Боюсь, что дело здесь не в философии, а в банальной жажде наживы. Не секрет, что пространство арт-рынка является универсальным средством для легализации любых доходов. И коль скоро произведения искусства проходят по заведомо необъективным и нигде не регламентированным ценам, их качество не так уж и важно. Художника не волнует уникальность его работ, поскольку он смотрит на данный вопрос с позиции бизнеса. Яркий и успешный пример подобного мировоззрения демонстрирует, на мой взгляд, Джеф Кунс. Я, в свою очередь, предпочитаю работать с красивой формой в широком смысле этого слова. Если мы вспомним того же Виллема де Кунинга, то он был мастер пластических форм. Имея фактически один сюжет, он удивительно тонко работал в достаточно небольшом формате. Мне нравится, когда сюжет исходит из пластики, а не наоборот. Повторюсь, всё, что я делаю, я стараюсь делать изящно. Я не рассматриваю творчество как источник прибыли. Вместе с тем я чувствую себя абсолютно современным художником, потому что понимаю, по каким законам существует мировое искусство, и вижу, насколько востребованы сложносочинённые работы высокого качества.

Нестор Поварнин. Пожиратель. 2020

Я знаю, что вы как художник активно сотрудничаете с рок-группами. Ваши работы не раз становились обложками музыкальных альбомов. Это каким-то образом укладывается в концепцию вашего творчества, или вы просто любите тяжёлую музыку?
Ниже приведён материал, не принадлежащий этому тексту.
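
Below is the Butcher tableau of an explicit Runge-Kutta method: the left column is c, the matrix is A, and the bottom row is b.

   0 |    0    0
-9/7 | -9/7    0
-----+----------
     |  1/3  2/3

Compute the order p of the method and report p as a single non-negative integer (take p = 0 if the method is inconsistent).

b = (1/3, 2/3)
c = (0, -9/7)
Σ b_i: 1/3·1 + 2/3·1 = 1 ✓
b·c: 2/3·(-9/7) = -6/7 ≠ 1/2 ⇒ order 1.

1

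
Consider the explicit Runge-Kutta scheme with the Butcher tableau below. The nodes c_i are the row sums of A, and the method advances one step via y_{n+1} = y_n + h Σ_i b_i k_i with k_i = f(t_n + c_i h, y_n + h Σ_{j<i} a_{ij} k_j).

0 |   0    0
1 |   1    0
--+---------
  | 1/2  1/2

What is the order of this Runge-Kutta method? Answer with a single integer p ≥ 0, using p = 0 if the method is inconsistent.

b = (1/2, 1/2)
c = (0, 1)
Σ b_i: 1/2·1 + 1/2·1 = 1 ✓
b·c: 1/2·1 = 1/2 ✓; 2 stages ⇒ order 2.

2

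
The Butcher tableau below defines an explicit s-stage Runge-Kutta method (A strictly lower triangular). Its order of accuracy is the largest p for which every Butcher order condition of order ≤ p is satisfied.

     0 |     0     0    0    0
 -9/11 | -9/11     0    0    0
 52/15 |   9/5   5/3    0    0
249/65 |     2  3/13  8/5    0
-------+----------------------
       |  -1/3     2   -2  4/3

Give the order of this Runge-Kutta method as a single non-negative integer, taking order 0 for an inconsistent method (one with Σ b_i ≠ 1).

1

b = (-1/3, 2, -2, 4/3)
c = (0, -9/11, 52/15, 249/65)
Ac = (0, 0, -15/11, 57463/10725)
Σ b_i: (-1/3)·1 + 2·1 + (-2)·1 + 4/3·1 = 1 ✓
b·c: 2·(-9/11) + (-2)·52/15 + 4/3·249/65 = -7426/2145 ≠ 1/2 ⇒ order 1.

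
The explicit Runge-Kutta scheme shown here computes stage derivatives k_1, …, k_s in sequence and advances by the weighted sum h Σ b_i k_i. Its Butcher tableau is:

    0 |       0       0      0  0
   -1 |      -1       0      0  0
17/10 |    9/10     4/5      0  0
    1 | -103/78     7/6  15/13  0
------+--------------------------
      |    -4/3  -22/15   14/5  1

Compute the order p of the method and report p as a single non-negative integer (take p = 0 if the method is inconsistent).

b = (-4/3, -22/15, 14/5, 1)
c = (0, -1, 17/10, 1)
Ac = (0, 0, -4/5, 31/39)
Σ b_i: (-4/3)·1 + (-22/15)·1 + 14/5·1 + 1·1 = 1 ✓
b·c: (-22/15)·(-1) + 14/5·17/10 + 1·1 = 542/75 ≠ 1/2 ⇒ order 1.

1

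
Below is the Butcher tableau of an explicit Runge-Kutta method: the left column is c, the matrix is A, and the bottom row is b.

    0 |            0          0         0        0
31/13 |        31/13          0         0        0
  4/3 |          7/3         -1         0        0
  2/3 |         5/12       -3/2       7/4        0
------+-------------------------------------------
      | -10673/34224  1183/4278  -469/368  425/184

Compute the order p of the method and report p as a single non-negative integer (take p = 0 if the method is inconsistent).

b = (-10673/34224, 1183/4278, -469/368, 425/184)
c = (0, 31/13, 4/3, 2/3)
Ac = (0, 0, -31/13, -97/78)
Σ b_i: (-10673/34224)·1 + 1183/4278·1 + (-469/368)·1 + 425/184·1 = 1 ✓
b·c: 1183/4278·31/13 + (-469/368)·4/3 + 425/184·2/3 = 1/2 ✓
b·c²: 1183/4278·961/169 + (-469/368)·16/9 + 425/184·4/9 = 1/3 ✓
b·Ac: (-469/368)·(-31/13) + 425/184·(-97/78) = 1/6 ✓
b·c³: 1183/4278·29791/2197 + (-469/368)·64/27 + 425/184·8/27 = 22817/16146 ≠ 1/4 ⇒ order 3.
b·(c∘Ac): (-469/368)·(-124/39) + 425/184·(-97/117) = 46009/21528 ≠ 1/8
b·Ac²: (-469/368)·(-961/169) + 425/184·(-16483/3042) = -113419/21528 ≠ 1/12
b·A²c: 425/184·(-217/52) = -92225/9568 ≠ 1/24

3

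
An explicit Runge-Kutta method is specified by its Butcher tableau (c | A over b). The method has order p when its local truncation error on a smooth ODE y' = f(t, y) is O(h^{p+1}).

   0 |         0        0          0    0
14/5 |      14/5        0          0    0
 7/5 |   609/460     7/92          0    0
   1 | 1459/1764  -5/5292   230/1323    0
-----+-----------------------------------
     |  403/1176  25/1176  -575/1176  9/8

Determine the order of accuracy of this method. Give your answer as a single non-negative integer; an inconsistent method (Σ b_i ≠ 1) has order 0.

b = (403/1176, 25/1176, -575/1176, 9/8)
c = (0, 14/5, 7/5, 1)
Ac = (0, 0, 49/230, 13/54)
Σ b_i: 403/1176·1 + 25/1176·1 + (-575/1176)·1 + 9/8·1 = 1 ✓
b·c: 25/1176·14/5 + (-575/1176)·7/5 + 9/8·1 = 1/2 ✓
b·c²: 25/1176·196/25 + (-575/1176)·49/25 + 9/8·1 = 1/3 ✓
b·Ac: (-575/1176)·49/230 + 9/8·13/54 = 1/6 ✓
b·c³: 25/1176·2744/125 + (-575/1176)·343/125 + 9/8·1 = 1/4 ✓
b·(c∘Ac): (-575/1176)·343/1150 + 9/8·13/54 = 1/8 ✓
b·Ac²: (-575/1176)·343/575 + 9/8·1/3 = 1/12 ✓
b·A²c: 9/8·1/27 = 1/24 ✓; 4 stages ⇒ order 4.

4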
Да, я искушённый слушатель и очень люблю metal. У меня не было поначалу никаких конкретных запросов от исполнителей на предмет сотрудничества. С другой стороны, мне хотелось помочь молодым музыкантам в презентации их творчества на должном уровне. Как результат, я создал несколько обложек для московской death metal группы Gosudar и одну для екатеринбургской black metal группы Ignis. Также я являюсь автором обложек дебютного альбома новосибирской death metal группы Cadaver Carnivore и нового альбома белорусской black metal группы Ciemra. Кстати, альбом Ciemra даже попал в обзор популярного британского журнала Metal Hammer. Я очень рад, что мои работы стали широко известны среди поклонников тяжёлой музыки, в том числе и за рубежом. Можно сказать, что это мечта, которая сбылась.